NIXON: Because you have, you have problems with the, with the [expletive deleted], with the ...
KLAUS: Yeah [garbled], with the, uh, with the ...
NIXON: ... with, uh, with the [expletive deleted].
KLAUS: ... with the ...
NIXON: [Expletive deleted].
KLAUS: ... with the Smoot-Hawley.
NIXON: Shit.

Live Action Tel*vision

  • Many television shows that bleep out words don't actually conceal the word at all. You can see the person's mouth, and often part of the word will be audible, so it's quite obvious what they're saying.
  • Sebastian Bach once demonstrated on a VH-1 television show how one can say the words "ass" and "hole" on television but not both words in quick succession. To demonstrate, he'd say the word "ass," then, after a long pause, would say "hole" and neither word would be bleeped; then, he'd repeat this over and over with shorter pauses in between until he finally did get bleeped. After that, he repeated this exercise from the beginning using the words "god" and "damn" with the same exact results.
  • Happens on The Daily Show and The Colbert Report all the time!
  • Charlie Brooker's Screenwipe has this episode bleeped out for the first obscenity - then is followed immediately by an Atomic F-Bomb with no bleeping.
  • On at least one episode of This Is Wonderland, a perpetrator roared out a Precision F-Strike, which when first aired on CBC Television, it was censored. Unfortunately the scene takes place in an old Toronto City Hall courtroom, whose walls are infamous for echoing...

Mus*c

  • The radio-edited version of the song "Keys" by Soul Position. All the curse-words are blanked out, but due to the echo-effect on the vocals, you can clearly hear various "fuck"s or "shit"s echoing off in the background after the censored bits.
  • The radio edit of the song "Dynamite" by Taio Cruz contains the line "Gonna do just what the fuck I came here to do". The 'fuck' is, of course, censored but slightly late and with a distortion rather than silence, so the end result is that it sounds exactly like they're singing "Gonna do just what the fuck I'm here to do."
  • The radio edit of "Little Lion Man" by Mumford and Sons is another failed attempt to cover up the F-word with audio distortion.
  • Quite frankly most censorship in music results in this, especially when the censored word is part of a rhyme. In the context of the lyrics the intended meaning is generally pretty obvious anyway.
  • Kid Rock's "Cowboy" parodies this:

Cuss like a sailor, drink like a mick!
Only words of wisdom are to [RADIO EDIT]

    • For the edit, the music cuts out entirely and the words are spoken by a robotic female voice, actually drawing more attention to it.
  • The American Top 40 edit of Rihanna's "S&M" silences "sex" the first time it is used in the chorus, but not the second.
  • Parodied by Flight of the Conchords in their song "Mother'uckas". Throughout the song they self-censor themselves by skipping certain letters in swear words, but all it does it just highlight the swears.

Too many mutha'uckas
-uckin’ with my shi...

  • "Jerry Springer" by "Weird Al" Yankovic features a spoken section in the middle during which a character says "bibleepitch"; that is, the bleep appears to have been inserted between sounds instead of dubbed over, so you can hear the whole word (just with a gap in the middle).

Real L*fe

  • Joe Morgan once wrote the following in Sports Illustrated.
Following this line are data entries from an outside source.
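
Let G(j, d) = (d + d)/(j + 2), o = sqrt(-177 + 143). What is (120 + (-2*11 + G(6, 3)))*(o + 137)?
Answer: 54115/4 + 395*I*sqrt(34)/4 ≈ 13529.0 + 575.81*I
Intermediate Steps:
o = I*sqrt(34) (o = sqrt(-34) = I*sqrt(34) ≈ 5.8309*I)
G(j, d) = 2*d/(2 + j) (G(j, d) = (2*d)/(2 + j) = 2*d/(2 + j))
(120 + (-2*11 + G(6, 3)))*(o + 137) = (120 + (-2*11 + 2*3/(2 + 6)))*(I*sqrt(34) + 137) = (120 + (-22 + 2*3/8))*(137 + I*sqrt(34)) = (120 + (-22 + 2*3*(1/8)))*(137 + I*sqrt(34)) = (120 + (-22 + 3/4))*(137 + I*sqrt(34)) = (120 - 85/4)*(137 + I*sqrt(34)) = 395*(137 + I*sqrt(34))/4 = 54115/4 + 395*I*sqrt(34)/4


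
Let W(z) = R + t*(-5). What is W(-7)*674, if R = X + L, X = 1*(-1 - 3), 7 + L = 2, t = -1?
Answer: -2696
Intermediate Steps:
L = -5 (L = -7 + 2 = -5)
X = -4 (X = 1*(-4) = -4)
R = -9 (R = -4 - 5 = -9)
W(z) = -4 (W(z) = -9 - 1*(-5) = -9 + 5 = -4)
W(-7)*674 = -4*674 = -2696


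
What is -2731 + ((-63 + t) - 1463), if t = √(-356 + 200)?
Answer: -4257 + 2*I*√39 ≈ -4257.0 + 12.49*I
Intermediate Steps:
t = 2*I*√39 (t = √(-156) = 2*I*√39 ≈ 12.49*I)
-2731 + ((-63 + t) - 1463) = -2731 + ((-63 + 2*I*√39) - 1463) = -2731 + (-1526 + 2*I*√39) = -4257 + 2*I*√39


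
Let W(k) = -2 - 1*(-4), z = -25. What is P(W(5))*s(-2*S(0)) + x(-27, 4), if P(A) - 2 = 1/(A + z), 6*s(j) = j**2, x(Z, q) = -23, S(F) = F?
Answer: -23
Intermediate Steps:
s(j) = j**2/6
W(k) = 2 (W(k) = -2 + 4 = 2)
P(A) = 2 + 1/(-25 + A) (P(A) = 2 + 1/(A - 25) = 2 + 1/(-25 + A))
P(W(5))*s(-2*S(0)) + x(-27, 4) = ((-49 + 2*2)/(-25 + 2))*((-2*0)**2/6) - 23 = ((-49 + 4)/(-23))*((1/6)*0**2) - 23 = (-1/23*(-45))*((1/6)*0) - 23 = (45/23)*0 - 23 = 0 - 23 = -23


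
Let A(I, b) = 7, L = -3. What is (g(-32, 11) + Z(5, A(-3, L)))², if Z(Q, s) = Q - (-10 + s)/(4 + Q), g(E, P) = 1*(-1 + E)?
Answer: 6889/9 ≈ 765.44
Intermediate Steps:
g(E, P) = -1 + E
Z(Q, s) = Q - (-10 + s)/(4 + Q)
(g(-32, 11) + Z(5, A(-3, L)))² = ((-1 - 32) + (10 + 5² - 1*7 + 4*5)/(4 + 5))² = (-33 + (10 + 25 - 7 + 20)/9)² = (-33 + (⅑)*48)² = (-33 + 16/3)² = (-83/3)² = 6889/9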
Joe Torre met with George Steinbrenner for a nice lunch in Tampa the other day, and I'm sure at some point the subject probably turned to the Yankees. And George, I'd bet, at some point looked at his manager and said, "#$!&@* the heck?"

Thus was the meme "Fuck the heck?" born.

V*deo G*mes

  • In the flash game Resurrection: Let the Evil Times Roll, you at some point acquire a "sleeping" demon fetus. The word "sleeping" is in quotes in your inventory, and you end up feeding it to a dog.
  • In Green Day Rock Band, Billie Joe Armstrong smells like shih.
  • Simple, easy to understand example from the Scout.
  • In Persona 2: Eternal Punishment, the characters occasionally swear, but some of this is left in. However, some of the more provocative swears are bleeped or censored out. This is especially prevalent with Ulala, who swears the most. (She starts off some battles saying, "Don't underestimate me you *bleep*ing bastards!) This actually doubles as Getting Crap Past the Radar, since you can clearly tell what the characters are saying (Such as when Baofu asks, "Who the f##k are you?"), but since they were bleeped, the game got away with a "T" rating in NA.

W*b Comics

W*b Or**inal

  • The Angry Video Game Nerd demonstrated this hypocrisy in one of his videos.
  • Happens often in Yu-Gi-Oh! The Abridged Series
  • Todd in the Shadows tries to show that even he doesn't have any N-Word Privileges during his review Kanye West and Jay-Z's "Niggas in Paris". The first time he had to say the name of the song, he stopped himself and asked for "Ni***as in Paris" to show up on screen. At the end of the review, he almost says it again, but stops once more and points to the bottom of the screen. It now says "Niggas in P***s". He sighs in disappointment. "What the hell do I pay you people for?"
  • Parodied in Source Wars: Day of Defeat vs. The Hidden: at the beginning the hosts mention that some viewers had problems with the uncensored swearing in the first episode, and so have their technical staff ready to censor their swears live. Said technical staff is shown to only consist of a sleepy old man, who either misses bleeping out swears entirely, or fails to do so until a few seconds after they're uttered.

Frank Futter: [The Hidden]'s off to the middle flag now, but he can't capture it because the point requires two people! You have got to be kidding me again!
Turd Schnugel: Didn't we think of this shit before the game started? [beep]

W**tern A***ation

  • South Park makes bleep noises all the time, deliberately, so it carries over to the DVD releases too. Since it's almost entirely adults who watch it anyway, we're perfectly capable of filling in the gaps for ourselves.
  • In one episode of Space Ghost Coast to Coast, Space Ghost calls his guest an asshole. The thing is, the bleep is between the syllables of the word, so it really doesn't cover anything up.

Egads, this trope is filthy! Hm, try spoilering out some of those apostrophes...

  1. No examples will be provided, because by their very nature, they are spectacularly NSFW.